Sounds pretty wicked.....I'll have to watch vid when I can...


----------



## His Majesty (Apr 5, 2005)

Absoulutly stunning fish man









love how you wave your hand and he comes rushing out attacking. looks like a real beast of a fish

how is he at feeding time? must be awesome watching him rip up some food


----------



## cobrafox46 (Jun 2, 2008)

Awesome....that is one of the more aggressive Tats I have seen. Very nice looking! How long have you had him?

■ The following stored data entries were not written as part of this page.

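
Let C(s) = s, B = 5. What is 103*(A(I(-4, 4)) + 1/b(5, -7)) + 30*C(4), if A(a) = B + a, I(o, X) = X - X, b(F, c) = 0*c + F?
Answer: 3278/5 ≈ 655.60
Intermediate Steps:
b(F, c) = F (b(F, c) = 0 + F = F)
I(o, X) = 0
A(a) = 5 + a
103*(A(I(-4, 4)) + 1/b(5, -7)) + 30*C(4) = 103*((5 + 0) + 1/5) + 30*4 = 103*(5 + ⅕) + 120 = 103*(26/5) + 120 = 2678/5 + 120 = 3278/5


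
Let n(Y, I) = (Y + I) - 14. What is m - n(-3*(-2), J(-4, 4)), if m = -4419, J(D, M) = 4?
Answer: -4415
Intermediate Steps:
n(Y, I) = -14 + I + Y (n(Y, I) = (I + Y) - 14 = -14 + I + Y)
m - n(-3*(-2), J(-4, 4)) = -4419 - (-14 + 4 - 3*(-2)) = -4419 - (-14 + 4 + 6) = -4419 - 1*(-4) = -4419 + 4 = -4415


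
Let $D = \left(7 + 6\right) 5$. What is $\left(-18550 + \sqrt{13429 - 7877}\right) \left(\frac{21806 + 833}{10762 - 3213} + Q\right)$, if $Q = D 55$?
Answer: $- \frac{501041324700}{7549} + \frac{108041256 \sqrt{347}}{7549} \approx -6.6105 \cdot 10^{7}$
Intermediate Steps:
$D = 65$ ($D = 13 \cdot 5 = 65$)
$Q = 3575$ ($Q = 65 \cdot 55 = 3575$)
$\left(-18550 + \sqrt{13429 - 7877}\right) \left(\frac{21806 + 833}{10762 - 3213} + Q\right) = \left(-18550 + \sqrt{13429 - 7877}\right) \left(\frac{21806 + 833}{10762 - 3213} + 3575\right) = \left(-18550 + \sqrt{5552}\right) \left(\frac{22639}{7549} + 3575\right) = \left(-18550 + 4 \sqrt{347}\right) \left(22639 \cdot \frac{1}{7549} + 3575\right) = \left(-18550 + 4 \sqrt{347}\right) \left(\frac{22639}{7549} + 3575\right) = \left(-18550 + 4 \sqrt{347}\right) \frac{27010314}{7549} = - \frac{501041324700}{7549} + \frac{108041256 \sqrt{347}}{7549}$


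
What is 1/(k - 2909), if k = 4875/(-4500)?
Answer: -12/34921 ≈ -0.00034363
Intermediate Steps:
k = -13/12 (k = 4875*(-1/4500) = -13/12 ≈ -1.0833)
1/(k - 2909) = 1/(-13/12 - 2909) = 1/(-34921/12) = -12/34921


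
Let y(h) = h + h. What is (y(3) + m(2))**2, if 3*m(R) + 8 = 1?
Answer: 121/9 ≈ 13.444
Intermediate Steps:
m(R) = -7/3 (m(R) = -8/3 + (1/3)*1 = -8/3 + 1/3 = -7/3)
y(h) = 2*h
(y(3) + m(2))**2 = (2*3 - 7/3)**2 = (6 - 7/3)**2 = (11/3)**2 = 121/9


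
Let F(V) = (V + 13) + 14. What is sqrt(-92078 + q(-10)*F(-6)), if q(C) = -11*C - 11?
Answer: I*sqrt(89999) ≈ 300.0*I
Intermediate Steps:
q(C) = -11 - 11*C
F(V) = 27 + V (F(V) = (13 + V) + 14 = 27 + V)
sqrt(-92078 + q(-10)*F(-6)) = sqrt(-92078 + (-11 - 11*(-10))*(27 - 6)) = sqrt(-92078 + (-11 + 110)*21) = sqrt(-92078 + 99*21) = sqrt(-92078 + 2079) = sqrt(-89999) = I*sqrt(89999)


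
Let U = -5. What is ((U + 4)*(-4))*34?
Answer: 136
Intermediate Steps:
((U + 4)*(-4))*34 = ((-5 + 4)*(-4))*34 = -1*(-4)*34 = 4*34 = 136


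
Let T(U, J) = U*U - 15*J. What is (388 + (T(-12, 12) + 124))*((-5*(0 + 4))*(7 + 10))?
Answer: -161840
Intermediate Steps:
T(U, J) = U**2 - 15*J
(388 + (T(-12, 12) + 124))*((-5*(0 + 4))*(7 + 10)) = (388 + (((-12)**2 - 15*12) + 124))*((-5*(0 + 4))*(7 + 10)) = (388 + ((144 - 180) + 124))*(-5*4*17) = (388 + (-36 + 124))*(-20*17) = (388 + 88)*(-340) = 476*(-340) = -161840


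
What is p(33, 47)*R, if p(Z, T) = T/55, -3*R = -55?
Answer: 47/3 ≈ 15.667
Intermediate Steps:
R = 55/3 (R = -⅓*(-55) = 55/3 ≈ 18.333)
p(Z, T) = T/55 (p(Z, T) = T*(1/55) = T/55)
p(33, 47)*R = ((1/55)*47)*(55/3) = (47/55)*(55/3) = 47/3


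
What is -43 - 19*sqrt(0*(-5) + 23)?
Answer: -43 - 19*sqrt(23) ≈ -134.12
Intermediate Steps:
-43 - 19*sqrt(0*(-5) + 23) = -43 - 19*sqrt(0 + 23) = -43 - 19*sqrt(23)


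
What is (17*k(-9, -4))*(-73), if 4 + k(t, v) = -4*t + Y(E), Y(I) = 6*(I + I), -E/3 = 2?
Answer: 49640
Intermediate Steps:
E = -6 (E = -3*2 = -6)
Y(I) = 12*I (Y(I) = 6*(2*I) = 12*I)
k(t, v) = -76 - 4*t (k(t, v) = -4 + (-4*t + 12*(-6)) = -4 + (-4*t - 72) = -4 + (-72 - 4*t) = -76 - 4*t)
(17*k(-9, -4))*(-73) = (17*(-76 - 4*(-9)))*(-73) = (17*(-76 + 36))*(-73) = (17*(-40))*(-73) = -680*(-73) = 49640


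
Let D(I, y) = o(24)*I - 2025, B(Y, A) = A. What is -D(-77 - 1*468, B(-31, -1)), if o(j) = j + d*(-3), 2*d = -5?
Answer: 38385/2 ≈ 19193.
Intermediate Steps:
d = -5/2 (d = (1/2)*(-5) = -5/2 ≈ -2.5000)
o(j) = 15/2 + j (o(j) = j - 5/2*(-3) = j + 15/2 = 15/2 + j)
D(I, y) = -2025 + 63*I/2 (D(I, y) = (15/2 + 24)*I - 2025 = 63*I/2 - 2025 = -2025 + 63*I/2)
-D(-77 - 1*468, B(-31, -1)) = -(-2025 + 63*(-77 - 1*468)/2) = -(-2025 + 63*(-77 - 468)/2) = -(-2025 + (63/2)*(-545)) = -(-2025 - 34335/2) = -1*(-38385/2) = 38385/2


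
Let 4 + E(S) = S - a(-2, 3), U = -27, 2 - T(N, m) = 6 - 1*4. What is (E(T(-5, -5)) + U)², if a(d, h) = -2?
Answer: 841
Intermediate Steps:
T(N, m) = 0 (T(N, m) = 2 - (6 - 1*4) = 2 - (6 - 4) = 2 - 1*2 = 2 - 2 = 0)
E(S) = -2 + S (E(S) = -4 + (S - 1*(-2)) = -4 + (S + 2) = -4 + (2 + S) = -2 + S)
(E(T(-5, -5)) + U)² = ((-2 + 0) - 27)² = (-2 - 27)² = (-29)² = 841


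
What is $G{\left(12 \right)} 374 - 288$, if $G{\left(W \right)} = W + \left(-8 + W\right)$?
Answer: $5696$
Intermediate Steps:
$G{\left(W \right)} = -8 + 2 W$
$G{\left(12 \right)} 374 - 288 = \left(-8 + 2 \cdot 12\right) 374 - 288 = \left(-8 + 24\right) 374 - 288 = 16 \cdot 374 - 288 = 5984 - 288 = 5696$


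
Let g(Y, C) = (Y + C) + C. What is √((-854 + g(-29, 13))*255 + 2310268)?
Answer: √2091733 ≈ 1446.3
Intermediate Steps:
g(Y, C) = Y + 2*C (g(Y, C) = (C + Y) + C = Y + 2*C)
√((-854 + g(-29, 13))*255 + 2310268) = √((-854 + (-29 + 2*13))*255 + 2310268) = √((-854 + (-29 + 26))*255 + 2310268) = √((-854 - 3)*255 + 2310268) = √(-857*255 + 2310268) = √(-218535 + 2310268) = √2091733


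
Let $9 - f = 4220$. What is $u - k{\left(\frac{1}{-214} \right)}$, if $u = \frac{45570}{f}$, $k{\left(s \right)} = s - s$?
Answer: $- \frac{45570}{4211} \approx -10.822$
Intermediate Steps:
$f = -4211$ ($f = 9 - 4220 = -4211$)
$k{\left(s \right)} = 0$
$u = - \frac{45570}{4211}$ ($u = \frac{45570}{-4211} = 45570 \left(- \frac{1}{4211}\right) = - \frac{45570}{4211} \approx -10.822$)
$u - k{\left(\frac{1}{-214} \right)} = - \frac{45570}{4211} - 0 = - \frac{45570}{4211} + 0 = - \frac{45570}{4211}$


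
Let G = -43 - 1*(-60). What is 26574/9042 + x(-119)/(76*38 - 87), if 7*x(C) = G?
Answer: 86865022/29547749 ≈ 2.9398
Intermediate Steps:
G = 17 (G = -43 + 60 = 17)
x(C) = 17/7 (x(C) = (⅐)*17 = 17/7)
26574/9042 + x(-119)/(76*38 - 87) = 26574/9042 + 17/(7*(76*38 - 87)) = 26574*(1/9042) + 17/(7*(2888 - 87)) = 4429/1507 + (17/7)/2801 = 4429/1507 + (17/7)*(1/2801) = 4429/1507 + 17/19607 = 86865022/29547749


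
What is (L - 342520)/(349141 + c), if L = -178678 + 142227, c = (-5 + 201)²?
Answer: -378971/387557 ≈ -0.97785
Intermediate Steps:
c = 38416 (c = 196² = 38416)
L = -36451
(L - 342520)/(349141 + c) = (-36451 - 342520)/(349141 + 38416) = -378971/387557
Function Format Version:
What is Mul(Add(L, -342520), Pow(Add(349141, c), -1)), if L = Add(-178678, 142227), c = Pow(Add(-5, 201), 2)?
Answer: Rational(-378971, 387557) ≈ -0.97785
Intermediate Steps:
c = 38416 (c = Pow(196, 2) = 38416)
L = -36451
Mul(Add(L, -342520), Pow(Add(349141, c), -1)) = Mul(Add(-36451, -342520), Pow(Add(349141, 38416), -1)) = Mul(-378971, Pow(387557, -1)) = Mul(-378971, Rational(1, 387557)) = Rational(-378971, 387557)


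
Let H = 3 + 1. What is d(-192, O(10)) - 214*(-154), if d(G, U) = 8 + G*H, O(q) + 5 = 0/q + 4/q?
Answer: 32196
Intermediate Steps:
H = 4
O(q) = -5 + 4/q (O(q) = -5 + (0/q + 4/q) = -5 + (0 + 4/q) = -5 + 4/q)
d(G, U) = 8 + 4*G (d(G, U) = 8 + G*4 = 8 + 4*G)
d(-192, O(10)) - 214*(-154) = (8 + 4*(-192)) - 214*(-154) = (8 - 768) + 32956 = -760 + 32956 = 32196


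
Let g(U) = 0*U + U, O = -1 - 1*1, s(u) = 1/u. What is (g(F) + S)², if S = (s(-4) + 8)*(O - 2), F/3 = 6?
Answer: 169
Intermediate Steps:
F = 18 (F = 3*6 = 18)
O = -2 (O = -1 - 1 = -2)
S = -31 (S = (1/(-4) + 8)*(-2 - 2) = (-¼ + 8)*(-4) = (31/4)*(-4) = -31)
g(U) = U (g(U) = 0 + U = U)
(g(F) + S)² = (18 - 31)² = (-13)² = 169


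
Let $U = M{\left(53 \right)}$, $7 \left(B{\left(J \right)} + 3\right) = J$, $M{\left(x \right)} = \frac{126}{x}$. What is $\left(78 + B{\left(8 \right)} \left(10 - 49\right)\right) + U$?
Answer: $\frac{56691}{371} \approx 152.81$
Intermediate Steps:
$B{\left(J \right)} = -3 + \frac{J}{7}$
$U = \frac{126}{53} \approx 2.3774$
$\left(78 + B{\left(8 \right)} \left(10 - 49\right)\right) + U = \left(78 + \left(-3 + \frac{1}{7} \cdot 8\right) \left(10 - 49\right)\right) + \frac{126}{53} = \left(78 + \left(-3 + \frac{8}{7}\right) \left(10 - 49\right)\right) + \frac{126}{53} = \left(78 - - \frac{507}{7}\right) + \frac{126}{53} = \left(78 + \frac{507}{7}\right) + \frac{126}{53} = \frac{1053}{7} + \frac{126}{53} = \frac{56691}{371}$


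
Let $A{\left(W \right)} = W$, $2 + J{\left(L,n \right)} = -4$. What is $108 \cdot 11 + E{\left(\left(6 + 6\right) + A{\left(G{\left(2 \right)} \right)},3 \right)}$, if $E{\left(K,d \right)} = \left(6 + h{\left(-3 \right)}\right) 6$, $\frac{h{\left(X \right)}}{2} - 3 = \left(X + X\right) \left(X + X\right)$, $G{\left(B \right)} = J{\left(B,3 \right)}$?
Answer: $1692$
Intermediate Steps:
$J{\left(L,n \right)} = -6$ ($J{\left(L,n \right)} = -2 - 4 = -6$)
$G{\left(B \right)} = -6$
$h{\left(X \right)} = 6 + 8 X^{2}$ ($h{\left(X \right)} = 6 + 2 \left(X + X\right) \left(X + X\right) = 6 + 2 \cdot 2 X 2 X = 6 + 2 \cdot 4 X^{2} = 6 + 8 X^{2}$)
$E{\left(K,d \right)} = 504$ ($E{\left(K,d \right)} = \left(6 + \left(6 + 8 \left(-3\right)^{2}\right)\right) 6 = \left(6 + \left(6 + 8 \cdot 9\right)\right) 6 = \left(6 + \left(6 + 72\right)\right) 6 = \left(6 + 78\right) 6 = 84 \cdot 6 = 504$)
$108 \cdot 11 + E{\left(\left(6 + 6\right) + A{\left(G{\left(2 \right)} \right)},3 \right)} = 108 \cdot 11 + 504 = 1188 + 504 = 1692$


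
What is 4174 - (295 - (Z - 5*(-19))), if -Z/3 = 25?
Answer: 3899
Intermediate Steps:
Z = -75 (Z = -3*25 = -75)
4174 - (295 - (Z - 5*(-19))) = 4174 - (295 - (-75 - 5*(-19))) = 4174 - (295 - (-75 + 95)) = 4174 - (295 - 1*20) = 4174 - (295 - 20) = 4174 - 1*275 = 4174 - 275 = 3899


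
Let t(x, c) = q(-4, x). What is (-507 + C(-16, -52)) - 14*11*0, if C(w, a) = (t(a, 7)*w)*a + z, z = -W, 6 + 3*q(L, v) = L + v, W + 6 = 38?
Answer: -53201/3 ≈ -17734.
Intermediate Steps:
W = 32 (W = -6 + 38 = 32)
q(L, v) = -2 + L/3 + v/3 (q(L, v) = -2 + (L + v)/3 = -2 + (L/3 + v/3) = -2 + L/3 + v/3)
t(x, c) = -10/3 + x/3 (t(x, c) = -2 + (⅓)*(-4) + x/3 = -2 - 4/3 + x/3 = -10/3 + x/3)
z = -32 (z = -1*32 = -32)
C(w, a) = -32 + a*w*(-10/3 + a/3) (C(w, a) = ((-10/3 + a/3)*w)*a - 32 = (w*(-10/3 + a/3))*a - 32 = a*w*(-10/3 + a/3) - 32 = -32 + a*w*(-10/3 + a/3))
(-507 + C(-16, -52)) - 14*11*0 = (-507 + (-32 + (⅓)*(-52)*(-16)*(-10 - 52))) - 14*11*0 = (-507 + (-32 + (⅓)*(-52)*(-16)*(-62))) - 154*0 = (-507 + (-32 - 51584/3)) + 0 = (-507 - 51680/3) + 0 = -53201/3 + 0 = -53201/3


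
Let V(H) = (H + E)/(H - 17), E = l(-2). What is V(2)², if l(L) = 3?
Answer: ⅑ ≈ 0.11111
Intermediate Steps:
E = 3
V(H) = (3 + H)/(-17 + H) (V(H) = (H + 3)/(H - 17) = (3 + H)/(-17 + H))
V(2)² = ((3 + 2)/(-17 + 2))² = (5/(-15))² = (-1/15*5)² = (-⅓)² = ⅑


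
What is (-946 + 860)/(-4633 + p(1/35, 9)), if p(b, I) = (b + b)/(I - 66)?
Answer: 171570/9242837 ≈ 0.018562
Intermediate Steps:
p(b, I) = 2*b/(-66 + I) (p(b, I) = (2*b)/(-66 + I) = 2*b/(-66 + I))
(-946 + 860)/(-4633 + p(1/35, 9)) = (-946 + 860)/(-4633 + 2/(35*(-66 + 9))) = -86/(-4633 + 2*(1/35)/(-57)) = -86/(-4633 + 2*(1/35)*(-1/57)) = -86/(-4633 - 2/1995) = -86/(-9242837/1995) = -86*(-1995/9242837) = 171570/9242837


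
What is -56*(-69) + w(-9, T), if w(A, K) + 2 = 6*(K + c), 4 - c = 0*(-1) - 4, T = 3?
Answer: 3928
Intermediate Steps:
c = 8 (c = 4 - (0*(-1) - 4) = 4 - (0 - 4) = 4 - 1*(-4) = 4 + 4 = 8)
w(A, K) = 46 + 6*K (w(A, K) = -2 + 6*(K + 8) = -2 + 6*(8 + K) = -2 + (48 + 6*K) = 46 + 6*K)
-56*(-69) + w(-9, T) = -56*(-69) + (46 + 6*3) = 3864 + (46 + 18) = 3864 + 64 = 3928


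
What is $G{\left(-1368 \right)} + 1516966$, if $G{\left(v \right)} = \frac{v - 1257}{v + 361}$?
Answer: $\frac{1527587387}{1007} \approx 1.517 \cdot 10^{6}$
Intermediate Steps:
$G{\left(v \right)} = \frac{-1257 + v}{361 + v}$
$G{\left(-1368 \right)} + 1516966 = \frac{-1257 - 1368}{361 - 1368} + 1516966 = \frac{1}{-1007} \left(-2625\right) + 1516966 = \left(- \frac{1}{1007}\right) \left(-2625\right) + 1516966 = \frac{2625}{1007} + 1516966 = \frac{1527587387}{1007}$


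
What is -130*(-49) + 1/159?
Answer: 1012831/159 ≈ 6370.0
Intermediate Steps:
-130*(-49) + 1/159 = 6370 + 1/159 = 1012831/159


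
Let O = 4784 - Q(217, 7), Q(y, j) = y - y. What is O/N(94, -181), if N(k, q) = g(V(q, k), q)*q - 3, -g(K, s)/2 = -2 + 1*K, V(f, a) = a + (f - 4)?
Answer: -4784/33669 ≈ -0.14209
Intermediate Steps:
V(f, a) = -4 + a + f (V(f, a) = a + (-4 + f) = -4 + a + f)
Q(y, j) = 0
g(K, s) = 4 - 2*K (g(K, s) = -2*(-2 + 1*K) = -2*(-2 + K) = 4 - 2*K)
N(k, q) = -3 + q*(12 - 2*k - 2*q) (N(k, q) = (4 - 2*(-4 + k + q))*q - 3 = (4 + (8 - 2*k - 2*q))*q - 3 = (12 - 2*k - 2*q)*q - 3 = q*(12 - 2*k - 2*q) - 3 = -3 + q*(12 - 2*k - 2*q))
O = 4784 (O = 4784 - 1*0 = 4784 + 0 = 4784)
O/N(94, -181) = 4784/(-3 - 2*(-181)*(-6 + 94 - 181)) = 4784/(-3 - 2*(-181)*(-93)) = 4784/(-3 - 33666) = 4784/(-33669) = 4784*(-1/33669) = -4784/33669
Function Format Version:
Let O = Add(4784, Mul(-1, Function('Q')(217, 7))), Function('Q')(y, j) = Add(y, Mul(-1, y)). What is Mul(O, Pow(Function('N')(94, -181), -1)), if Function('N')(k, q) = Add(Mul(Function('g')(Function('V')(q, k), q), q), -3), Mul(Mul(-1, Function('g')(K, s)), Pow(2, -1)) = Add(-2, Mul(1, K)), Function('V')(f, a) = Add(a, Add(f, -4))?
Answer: Rational(-4784, 33669) ≈ -0.14209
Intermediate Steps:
Function('V')(f, a) = Add(-4, a, f) (Function('V')(f, a) = Add(a, Add(-4, f)) = Add(-4, a, f))
Function('Q')(y, j) = 0
Function('g')(K, s) = Add(4, Mul(-2, K)) (Function('g')(K, s) = Mul(-2, Add(-2, Mul(1, K))) = Mul(-2, Add(-2, K)) = Add(4, Mul(-2, K)))
Function('N')(k, q) = Add(-3, Mul(q, Add(12, Mul(-2, k), Mul(-2, q)))) (Function('N')(k, q) = Add(Mul(Add(4, Mul(-2, Add(-4, k, q))), q), -3) = Add(Mul(Add(4, Add(8, Mul(-2, k), Mul(-2, q))), q), -3) = Add(Mul(Add(12, Mul(-2, k), Mul(-2, q)), q), -3) = Add(Mul(q, Add(12, Mul(-2, k), Mul(-2, q))), -3) = Add(-3, Mul(q, Add(12, Mul(-2, k), Mul(-2, q)))))
O = 4784 (O = Add(4784, Mul(-1, 0)) = Add(4784, 0) = 4784)
Mul(O, Pow(Function('N')(94, -181), -1)) = Mul(4784, Pow(Add(-3, Mul(-2, -181, Add(-6, 94, -181))), -1)) = Mul(4784, Pow(Add(-3, Mul(-2, -181, -93)), -1)) = Mul(4784, Pow(Add(-3, -33666), -1)) = Mul(4784, Pow(-33669, -1)) = Mul(4784, Rational(-1, 33669)) = Rational(-4784, 33669)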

I will have a shoal of these bastards in my 180 as soon as my Armatus gets moved out.


----------



## antonis t83 (Jul 16, 2009)

I have him nearly 1 year.
he eats only live food.


----------



## cobrafox46 (Jun 2, 2008)

What sizee was he when you got him?


----------



## FEEFA (Nov 19, 2007)

Awesome Tat, Thanks for sharing


----------



## Ja'eh (Jan 8, 2007)

Cool looking fish and set up.







How many different species of payara are there and which is the largest, rarest and most expensive?


----------



## massabsamurai (Mar 12, 2009)

Armatus that is Ja'eh. Costs about $300 or so from our sponsors but doesn't do too well in the long term in home aquariums


----------



## Ja'eh (Jan 8, 2007)

That's what I thought but I wasn't 100% sure. How many other kinds are there.


----------



## massabsamurai (Mar 12, 2009)

there are 4 kinds in total I think. Armatus, Hydrolycus scomberoides, Hydrolycus Tatauaia (Redtail Payara) and one more that i don't remember


----------



## Ja'eh (Jan 8, 2007)

massabsamurai said:


> there are 4 kinds in total I think. Armatus, Hydrolycus scomberoides, Hydrolycus Tatauaia (Redtail Payara) and one more that i don't remember


Thanks for that info.


----------



## cobrafox46 (Jun 2, 2008)

Quick correction....Scomberoides are the ones that have the tendency to die for no reason in home aquariums. Armatus are the big guys that are hardy, easy to keep, and usually come around 
once a year at this time. 2" will cost you around $150.00. Tats are also pretty hardy but from what I have read can die for no reason occasionally. The rarest is the Wallacei which I know nothing
about.


----------



## massabsamurai (Mar 12, 2009)

O. Thanks for clearing that up cobra. The price I posted was what AS offers for a 5" one.


----------